Com a intenção de permanecer no país por cerca de 20 dias, o grupo conseguiu o apoio de autoridades locais para visitar vilarejos isolados e extremamente pobres no entorno de Van e ficaram acomodados na Universidade de Yüzüncü Yıl. Paralelo às visitas e ao trabalho voluntário, os estudantes procuraram mostrar “um pouco do mundo” para as crianças locais, o que incluía aulas de inglês. “Eles são um povo muito hospedeiro, sempre tentando ajudar. Pareciam não entender que nós é que estávamos lá para ajudá-los.”
Turcos X curdos
A região de Van também guarda conflitos armados, chefiados pelo Partido dos Trabalhadores do Curdistão (PKK), que propõe a separação da Turquia. Entre as ações mais recentes do grupo político estão a explosão de uma bomba na cidade de Hakkari, no sudeste do país, que matou uma pessoa, e o sequestro de pelo menos dez trabalhadores na província de Igdir, extremo oriental da Turquia, que construíam uma estrada na base do monte Ararat.
Esse tipo de ação é frequente e visa “agentes do Estado turco”, como trabalhadores de obras de infraestrutura e professores. “Parte dos curdos os apoiam, mas não era possível perceber quem eram apenas falando com eles. Mesmo as pessoas que sabíamos que os apoiavam eram gentis e sabiam que estávamos lá para ajudar”, relata o jovem, que pensa em atuar como médico com populações em situação de risco, como em campos de refugiados e regiões da África atingidas pela epidemia do vírus da Aids.
A paixão parece ser de família, pois o jovem é filho do médico Rogério Tuma, colunista de CartaCapital.
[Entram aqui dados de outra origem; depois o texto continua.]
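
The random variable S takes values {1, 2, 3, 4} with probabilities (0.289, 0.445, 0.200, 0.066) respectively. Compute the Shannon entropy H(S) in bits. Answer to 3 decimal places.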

Os curdos compõem a maior etnia sem pátria da atualidade e habitam principalmente regiões da Turquia, Irã e Iraque em um território não independente denominado Curdistão – que cruza diversos países, como, além dos citados acima, Síria, Armênia e Azerbaijão.
Estima-se que sejam mais de 25 milhões de pessoas no mundo. Durante a conversa por telefone, Tuma conta ter percebido uma forte opressão aos curdos, cercados por bases militares. “Próximo as bases, há inscrições como ‘tenho orgulho de ser turco’ e ‘a Turquia não vai ser dividida’”. Referências aos movimentos separatistas curdos na região e à ausência de sentido de pertencimento desta população à nação turca. “Uma menina de um bairro curdo me disse que a polícia sequer passava ali, a não ser em casos de conflitos sérios.”
O clima repressivo também sufoca gestos simbólicos, como astear a bandeira curda, ato passível de prisão, segundo o estudante. A língua, prossegue, está morrendo e as tradições sobrevivem apenas nos detalhes do cotidiano. Além disso, os turcos das regiões mais desenvolvidas, relata, encaram a região curda como uma parte do país da qual não se orgulham. “Eles veem a pobreza e o subdesenvolvimento local como característica daquela população e não os veem como parte do país.”
Texto publicado originalmente na revista Carta Capital, em 14 de junho de 2012, no Caderno Internacional.